Things kicked off with Megafaun improvising an ambient tune on stage. Phil Cook was on guitar, Joe Westerlund on drums and Brad Cook operated a laptop and sampler. The resulting song was sparse and open. Some drones came from the sampler, singular guitar notes hung in the hair and the drums were brushed as lightly as possible.
Greg Davis and Ben Vida had their electronic boards set up on a table in front of the stage. The crowd gathered around watch their hands at work. The song grew denser and heavier as they played and it wasn’t something you heard as much as you felt it. The sounds shook the body and the effect was magnified if you were siting on one of the benches.
The crowd swelled a bit as the Jeb Bishop Trio took they stage. Their free-form jazz set started with some gurgling noises and slid into a messy wall of sound.
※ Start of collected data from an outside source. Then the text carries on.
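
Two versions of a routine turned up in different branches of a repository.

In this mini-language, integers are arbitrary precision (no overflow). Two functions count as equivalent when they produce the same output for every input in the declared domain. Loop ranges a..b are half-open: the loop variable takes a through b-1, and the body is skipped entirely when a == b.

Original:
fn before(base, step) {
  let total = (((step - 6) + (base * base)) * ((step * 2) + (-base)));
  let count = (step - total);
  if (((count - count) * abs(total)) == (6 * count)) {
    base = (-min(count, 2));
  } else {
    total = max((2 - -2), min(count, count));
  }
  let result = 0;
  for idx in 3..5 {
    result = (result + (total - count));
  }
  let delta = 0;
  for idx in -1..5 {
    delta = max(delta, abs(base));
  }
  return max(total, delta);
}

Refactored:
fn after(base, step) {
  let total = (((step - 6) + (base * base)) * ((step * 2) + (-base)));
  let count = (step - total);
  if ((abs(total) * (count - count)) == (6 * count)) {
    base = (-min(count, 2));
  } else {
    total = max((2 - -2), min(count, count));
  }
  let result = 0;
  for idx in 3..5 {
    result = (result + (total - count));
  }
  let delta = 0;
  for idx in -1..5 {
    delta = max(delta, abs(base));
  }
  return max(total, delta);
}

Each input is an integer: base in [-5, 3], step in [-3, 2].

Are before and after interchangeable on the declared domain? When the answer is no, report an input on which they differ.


The two versions differ — the changes include same computation, different form.
One worked example (base=0, step=1) — before: total becomes -10; next count becomes 11; next (((count - count) * abs(total)) == (6 * count)) evaluates to false; next total becomes 11; next result becomes 0; next at idx=3:; next result becomes 0; next at idx=4:; next result becomes 0; next delta becomes 0; next at idx=-1:; next delta becomes 0; next at idx=0:; next delta becomes 0; next at idx=1:; next delta becomes 0; next at idx=2:; next delta becomes 0; next at idx=3:; next delta becomes 0; next at idx=4:; next delta becomes 0; next final value 11; after: total becomes -10; next count becomes 11; next ((abs(total) * (count - count)) == (6 * count)) evaluates to false; next total becomes 11; next result becomes 0; next at idx=3:; next result becomes 0; next at idx=4:; next result becomes 0; next delta becomes 0; next at idx=-1:; next delta becomes 0; next at idx=0:; next delta becomes 0; next at idx=1:; next delta becomes 0; next at idx=2:; next delta becomes 0; next at idx=3:; next delta becomes 0; next at idx=4:; next delta becomes 0; next final value 11; agreement on 11.
An exhaustive pass over the 54 declared inputs shows identical outputs.
verdict: equivalent


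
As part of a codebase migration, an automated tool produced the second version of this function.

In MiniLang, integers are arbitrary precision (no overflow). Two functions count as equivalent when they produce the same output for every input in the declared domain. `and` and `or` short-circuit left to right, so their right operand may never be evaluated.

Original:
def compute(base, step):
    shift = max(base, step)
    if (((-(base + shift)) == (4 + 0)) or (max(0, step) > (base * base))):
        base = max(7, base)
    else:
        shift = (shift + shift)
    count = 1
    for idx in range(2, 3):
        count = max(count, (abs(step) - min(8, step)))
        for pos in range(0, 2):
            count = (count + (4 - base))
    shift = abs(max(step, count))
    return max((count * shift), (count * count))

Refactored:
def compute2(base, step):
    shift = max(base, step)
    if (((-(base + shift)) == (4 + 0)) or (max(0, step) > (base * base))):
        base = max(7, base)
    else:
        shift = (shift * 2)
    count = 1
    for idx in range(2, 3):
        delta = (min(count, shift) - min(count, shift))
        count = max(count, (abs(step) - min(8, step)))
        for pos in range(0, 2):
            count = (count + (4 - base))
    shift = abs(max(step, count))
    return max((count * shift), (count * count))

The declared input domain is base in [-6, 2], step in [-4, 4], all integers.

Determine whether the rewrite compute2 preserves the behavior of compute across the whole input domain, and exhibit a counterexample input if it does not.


Side by side, the visible changes include: local variable names differ; also arithmetic usage differs; also statement counts differ; also constant usage differs; also min/max/abs usage differs.
Tracing base=-1, step=3: compute: shift=3, then (((-(base + shift)) == (4 + 0)) or (max(0, step) > (base * base))) is true, then base=7, then count=1, then (idx=2), then count=1, then (pos=0), then count=-2, then (pos=1), then count=-5, then shift=3, then returns 25 | compute2: shift=3, then (((-(base + shift)) == (4 + 0)) or (max(0, step) > (base * base))) is true, then base=7, then count=1, then (idx=2), then delta=0, then count=1, then (pos=0), then count=-2, then (pos=1), then count=-5, then shift=3, then returns 25 — matching result 25.
Sweeping the whole domain (81 inputs) finds no disagreement.
verdict: equivalent


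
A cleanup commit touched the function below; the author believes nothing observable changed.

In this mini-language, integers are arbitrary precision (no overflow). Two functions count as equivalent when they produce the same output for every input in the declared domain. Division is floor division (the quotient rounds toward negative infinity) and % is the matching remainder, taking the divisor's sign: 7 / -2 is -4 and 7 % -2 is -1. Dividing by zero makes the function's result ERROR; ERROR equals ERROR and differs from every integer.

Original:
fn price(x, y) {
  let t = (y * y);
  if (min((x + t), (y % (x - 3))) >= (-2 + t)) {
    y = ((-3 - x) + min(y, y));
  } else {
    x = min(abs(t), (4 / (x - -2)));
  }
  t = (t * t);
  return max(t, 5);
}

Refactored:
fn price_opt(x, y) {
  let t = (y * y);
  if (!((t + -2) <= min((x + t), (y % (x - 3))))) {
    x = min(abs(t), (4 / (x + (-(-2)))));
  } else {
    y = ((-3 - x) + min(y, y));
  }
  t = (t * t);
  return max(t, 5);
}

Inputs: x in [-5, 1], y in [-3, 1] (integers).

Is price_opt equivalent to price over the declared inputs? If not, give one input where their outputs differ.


Reading the diff, among the changes: comparison usage differs; and arithmetic usage differs; and boolean connective usage differs.
Spot check at x=-2, y=-1 — price: t := 1 | (min((x + t), (y % (x - 3))) >= (-2 + t)): true | y := -2 | t := 1 | result 5. price_opt: t := 1 | (!((t + -2) <= min((x + t), (y % (x - 3))))): false | y := -2 | t := 1 | result 5. Both give 5.
Checked all 35 inputs in the declared domain: the outputs agree on every one.
verdict: equivalent


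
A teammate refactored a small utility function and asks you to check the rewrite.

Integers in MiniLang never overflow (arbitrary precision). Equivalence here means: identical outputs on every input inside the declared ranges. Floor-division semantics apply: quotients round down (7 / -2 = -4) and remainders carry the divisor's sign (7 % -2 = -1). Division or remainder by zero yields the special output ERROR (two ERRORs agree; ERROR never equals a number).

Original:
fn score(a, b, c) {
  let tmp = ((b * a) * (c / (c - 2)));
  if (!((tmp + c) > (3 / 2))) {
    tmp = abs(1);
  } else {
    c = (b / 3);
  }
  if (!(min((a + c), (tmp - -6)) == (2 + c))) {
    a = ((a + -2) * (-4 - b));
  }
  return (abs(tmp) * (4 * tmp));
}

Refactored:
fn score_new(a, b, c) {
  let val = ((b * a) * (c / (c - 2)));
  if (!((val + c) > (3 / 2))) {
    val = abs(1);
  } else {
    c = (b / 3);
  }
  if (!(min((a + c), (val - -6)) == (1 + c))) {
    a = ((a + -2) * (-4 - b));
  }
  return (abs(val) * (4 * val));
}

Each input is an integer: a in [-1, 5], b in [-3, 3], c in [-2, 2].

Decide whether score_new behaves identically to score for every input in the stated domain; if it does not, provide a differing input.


Equivalent. The one real change (`2` became `1`) has no effect anywhere in the declared ranges.
An exhaustive pass over the 245 declared inputs shows identical outputs.
Tracing a=1, b=-2, c=0: score: tmp := 0 | (!((tmp + c) > (3 / 2))): true | tmp := 1 | (!(min((a + c), (tmp - -6)) == (2 + c))): true | a := 2 | result 4 | score_new: val := 0 | (!((val + c) > (3 / 2))): true | val := 1 | (!(min((a + c), (val - -6)) == (1 + c))): false | result 4 — matching result 4.
verdict: equivalent


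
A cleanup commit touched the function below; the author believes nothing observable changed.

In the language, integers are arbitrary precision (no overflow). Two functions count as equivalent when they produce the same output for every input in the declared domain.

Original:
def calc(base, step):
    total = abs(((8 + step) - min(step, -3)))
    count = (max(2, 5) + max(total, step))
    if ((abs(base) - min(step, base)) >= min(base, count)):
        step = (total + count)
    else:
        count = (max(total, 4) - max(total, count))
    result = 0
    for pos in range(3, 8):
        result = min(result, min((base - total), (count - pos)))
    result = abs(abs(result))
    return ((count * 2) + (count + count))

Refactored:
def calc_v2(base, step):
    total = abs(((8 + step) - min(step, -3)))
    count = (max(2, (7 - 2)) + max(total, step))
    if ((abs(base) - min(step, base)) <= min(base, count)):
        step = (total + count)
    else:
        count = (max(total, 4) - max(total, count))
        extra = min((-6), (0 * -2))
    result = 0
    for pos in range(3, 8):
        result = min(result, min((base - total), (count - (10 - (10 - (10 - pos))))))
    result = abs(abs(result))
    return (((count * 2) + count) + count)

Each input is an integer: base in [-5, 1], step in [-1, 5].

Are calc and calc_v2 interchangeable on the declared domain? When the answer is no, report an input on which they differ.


The rewrite breaks on base=-5, step=-1, where the results are 60 and -20.
calc: total=10, then count=15, then ((abs(base) - min(step, base)) >= min(base, count)) is true, then step=25, then result=0, then (pos=3), then result=-15, then (pos=4), then result=-15, then (pos=5), then result=-15, then (pos=6), then result=-15, then (pos=7), then result=-15, then result=15, then returns 60
calc_v2: total=10, then count=15, then ((abs(base) - min(step, base)) <= min(base, count)) is false, then count=-5, then extra=-6, then result=0, then (pos=3), then result=-15, then (pos=4), then result=-15, then (pos=5), then result=-15, then (pos=6), then result=-15, then (pos=7), then result=-15, then result=15, then returns -20
verdict: not equivalent; witness: base=-5, step=-1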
Jeb Bishop, who has played with Superchunk, Will Oldham and many others, played trombone most of the night, but also switched to Baritone occasionally. As the night went on, their sound began to resemble more traditional and recognizable jazz. They ended with “Round Two”, the most rocking song of the night so far.
Marissa Nadler stood at the mic while the audience chatted about. It was a couple minutes before she said, “I play really quiet music,” and politely asked that the crowd quiet down or leave if they didn’t want to listen. It was something that needed to be said, but it only worked for about half a song. The crowd did thin out, but many were still talking. Nadler was clearly put off by this and her performance suffered. While she still sang beautifully, she lacked confidence. Musicians need to be able to overcome tough crowds and Nadler was not up to the task.
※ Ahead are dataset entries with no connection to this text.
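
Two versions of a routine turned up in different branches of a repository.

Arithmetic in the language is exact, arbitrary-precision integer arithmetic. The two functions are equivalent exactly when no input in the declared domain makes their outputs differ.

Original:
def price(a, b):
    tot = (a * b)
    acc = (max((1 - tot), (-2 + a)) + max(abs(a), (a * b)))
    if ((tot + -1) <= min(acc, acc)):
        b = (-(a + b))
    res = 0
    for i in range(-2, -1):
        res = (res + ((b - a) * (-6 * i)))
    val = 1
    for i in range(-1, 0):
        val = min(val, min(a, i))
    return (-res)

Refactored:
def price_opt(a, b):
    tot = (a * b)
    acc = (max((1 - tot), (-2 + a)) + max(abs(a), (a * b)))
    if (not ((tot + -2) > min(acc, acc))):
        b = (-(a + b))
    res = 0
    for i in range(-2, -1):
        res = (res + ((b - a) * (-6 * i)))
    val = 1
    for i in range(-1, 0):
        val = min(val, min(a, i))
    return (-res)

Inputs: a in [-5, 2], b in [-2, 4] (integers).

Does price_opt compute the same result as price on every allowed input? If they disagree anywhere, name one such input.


Try a=-3, b=-1.
price: tot becomes 3; next acc becomes 1; next ((tot + -1) <= min(acc, acc)) evaluates to false; next res becomes 0; next at i=-2:; next res becomes 24; next val becomes 1; next at i=-1:; next val becomes -3; next final value -24
price_opt: tot becomes 3; next acc becomes 1; next (not ((tot + -2) > min(acc, acc))) evaluates to true; next b becomes 4; next res becomes 0; next at i=-2:; next res becomes 84; next val becomes 1; next at i=-1:; next val becomes -3; next final value -84
-24 against -84: the behavior changed.
verdict: not equivalent; witness: a=-3, b=-1


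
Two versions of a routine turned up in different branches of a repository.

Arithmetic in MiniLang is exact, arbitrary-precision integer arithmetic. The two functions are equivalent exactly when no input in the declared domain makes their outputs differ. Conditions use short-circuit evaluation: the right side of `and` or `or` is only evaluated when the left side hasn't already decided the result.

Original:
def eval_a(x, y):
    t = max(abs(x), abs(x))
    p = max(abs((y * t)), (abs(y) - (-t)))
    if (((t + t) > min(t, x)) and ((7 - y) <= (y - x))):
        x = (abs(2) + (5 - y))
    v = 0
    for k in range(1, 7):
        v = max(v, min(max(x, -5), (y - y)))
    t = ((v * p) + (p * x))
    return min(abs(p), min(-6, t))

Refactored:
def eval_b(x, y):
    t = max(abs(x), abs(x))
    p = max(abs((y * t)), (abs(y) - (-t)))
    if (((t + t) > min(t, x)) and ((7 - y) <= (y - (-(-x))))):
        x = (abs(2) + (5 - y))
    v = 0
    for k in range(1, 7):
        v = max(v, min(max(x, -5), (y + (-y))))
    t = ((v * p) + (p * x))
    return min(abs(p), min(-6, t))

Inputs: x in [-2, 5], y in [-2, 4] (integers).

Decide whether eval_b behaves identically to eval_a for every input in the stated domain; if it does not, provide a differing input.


Differences: arithmetic usage differs — yet all 56 inputs agree.
verdict: equivalent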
Audience members joined the next act, Keith Whitman, on stage when he invited them to “break the fourth wall.” His equipment on the stage floor, he began to slowly build an electronica soundscape. It was the kind of music that will turn your brain to goo and the crowd ate it up.
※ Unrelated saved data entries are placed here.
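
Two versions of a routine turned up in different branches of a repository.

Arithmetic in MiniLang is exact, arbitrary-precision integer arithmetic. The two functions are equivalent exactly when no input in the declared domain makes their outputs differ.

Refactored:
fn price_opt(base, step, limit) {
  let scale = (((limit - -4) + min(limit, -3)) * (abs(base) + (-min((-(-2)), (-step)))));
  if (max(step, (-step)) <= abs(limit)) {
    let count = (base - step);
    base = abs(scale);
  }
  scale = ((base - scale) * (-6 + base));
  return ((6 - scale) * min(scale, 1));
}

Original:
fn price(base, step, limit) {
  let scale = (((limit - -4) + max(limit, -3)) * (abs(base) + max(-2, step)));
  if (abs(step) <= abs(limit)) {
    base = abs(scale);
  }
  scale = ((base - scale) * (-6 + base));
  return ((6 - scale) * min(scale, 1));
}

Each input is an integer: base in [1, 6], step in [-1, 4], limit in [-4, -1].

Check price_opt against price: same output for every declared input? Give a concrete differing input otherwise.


Take base=1, step=0, limit=-4.
price: scale becomes -3; next (abs(step) <= abs(limit)) evaluates to true; next base becomes 3; next scale becomes -18; next final value -432
price_opt: scale becomes -4; next (max(step, (-step)) <= abs(limit)) evaluates to true; next count becomes 1; next base becomes 4; next scale becomes -16; next final value -352
-432 vs -352 — the two versions disagree here.
verdict: not equivalent; witness: base=1, step=0, limit=-4


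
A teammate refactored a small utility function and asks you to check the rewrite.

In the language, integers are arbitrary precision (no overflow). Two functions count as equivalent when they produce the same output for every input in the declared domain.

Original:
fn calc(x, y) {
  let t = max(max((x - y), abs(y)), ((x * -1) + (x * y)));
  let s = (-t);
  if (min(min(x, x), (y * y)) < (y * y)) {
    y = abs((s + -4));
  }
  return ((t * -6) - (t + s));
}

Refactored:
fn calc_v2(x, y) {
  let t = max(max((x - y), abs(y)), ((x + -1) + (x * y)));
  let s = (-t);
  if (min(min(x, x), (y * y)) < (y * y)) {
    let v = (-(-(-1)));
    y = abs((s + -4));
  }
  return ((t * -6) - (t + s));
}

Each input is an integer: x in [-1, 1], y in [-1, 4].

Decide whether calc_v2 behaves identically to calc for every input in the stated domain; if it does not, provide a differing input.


These are not equivalent — on x=-1, y=-1 the outputs split (-12 vs -6).
calc: t becomes 2; next s becomes -2; next (min(min(x, x), (y * y)) < (y * y)) evaluates to true; next y becomes 6; next final value -12
calc_v2: t becomes 1; next s becomes -1; next (min(min(x, x), (y * y)) < (y * y)) evaluates to true; next v becomes -1; next y becomes 5; next final value -6
verdict: not equivalent; witness: x=-1, y=-1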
Just after 12:30 a.m., Megafaun returned to the stage to a capacity crowd. It was performance that will be remembered for a long time. The band was pumped up and sweat was dripping off them after only 2 songs. Django Haskins from the Old Ceremony joined the band on stage for some added guitar heft. His presence really encouraged the band to take it up a notch and afterwards Phil Cook said, “I’ve never played my guitar that loud in my entire life!”
The highlights just kept coming. After his opening vocal improv on “Eagle”, Westerlund said, “Flava Flav ain’t got shit on this!” Joe Hall from Hammer No More the Fingers and Haskins joined the band to end the set and Brad Cook was teaching them how to play the song on stage just before they exploded into “Lazy Suicide” and chaos broke loose on stage.
With the stage trashed, Megafaun’s encore took place in the audience. A circle gathered around as the band as they covered The Band. Everyone sang together and there was no better way to end the Hopscotch Music Festival than with a powerful reminder of what it stood for: Community.